Increasingly, it appears that some employees value flexible working arrangements so much that they are willing to trade a percentage of their salary for it.
“We work with Google and Facebook a lot in terms of defining their total rewards packages, and one of the things they do is ask their employees for a rewards preference,” says Subramanian.
“For example, they can give one dollar of remuneration in the form of base salary, or you can have flexible time off for a certain amount of hours which will be tantamount to a dollar of salary.
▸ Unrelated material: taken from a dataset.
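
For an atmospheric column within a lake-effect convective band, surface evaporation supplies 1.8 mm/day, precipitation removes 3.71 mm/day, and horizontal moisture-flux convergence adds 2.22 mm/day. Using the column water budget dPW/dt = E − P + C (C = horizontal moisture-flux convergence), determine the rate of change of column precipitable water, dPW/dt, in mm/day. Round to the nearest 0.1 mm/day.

dPW/dt ≈ 0.3 mm/day

dPW/dt = E − P + C = 1.8 − 3.71 + (2.22) = 0.3 mm/day.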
Ultimately, they are enabling employees to structure their rewards package in a way that maximises value for them.”
In general, it seems that benefits like this are seen by both employers and staff as truly valuable initiatives, with perks for both sides.
However, Dr Stephen Choo, director and employee engagement expert for Korn Ferry Hay Group, believes that a contradiction does exist in some firms between what they purport to offer and what staff get out of it. Some companies that make investments in their premises and lay on workplace perks are essentially doing little more than making it more comfortable for their employees to stay in the office and work longer hours, he thinks.
“It’s interesting that they are encouraging employees to stay on the premises with things like free meals and relaxation areas, rather than giving them the flexibility to work from anywhere if they wanted to,” says Choo.
Indeed, encouraging a culture of overwork is one of the criticisms lodged at the new perks-focused model – even at Google.
“Ex-Google employees have spoken about all these perks and it may encourage them to stay in the office and work longer hours but not necessarily lead to more productivity,” says Choo. “This is opposed to employees who know that they have to finish their work within a set number of hours and they work very hard to do that.”
And while perks may be a powerful tool with which to get talent through the door, but are they as effective at retaining talent?
“I think the perks are used primarily as a branding exercise for companies to attract talent,” says Choo. “In that sense, these perks can sometimes be used in a cosmetic way or like a band-aid to plaster over other problems. However, what’s really important is to think about the culture because when employees join and discover that the company is highly bureaucratic, it doesn’t really matter if you have a slide in the office, it’s not going to make any difference.”
Given this, are there any non-traditional perks that truly hold value to the employee in the long-term?
“They don’t want bean bags, ping pong tables or apples on desks but things that matter to them,” says Professor Sir Cary L Cooper, CBE, author of the Handbook of Research on Work-Life Balance in Asia. “Perks decided by management without employee consultation are less effective because they tend to be cosmetic. The only benefits that really work are the ones employees want. For example, flexible working, in some case medical coverage, share ownership, in some cases unlimited holidays.”
Yeong thinks that perks have to be considered in context of the wider company culture. “Ultimately, it’s about the connection with the employer and whether they feel that the employer is supportive and has built a culture and environment that helps them thrive,” says Yeong. “There is not one single perk that will change anyone’s life and employers need to think holistically.”
Choo believes that it’s a long-term commitment to employee engagement that will result in the greatest success. “It’s short-sighted to think that offering these interesting perks is going to fix everything. You still have to do a lot of work to try and engage and retain your talent after they join you.”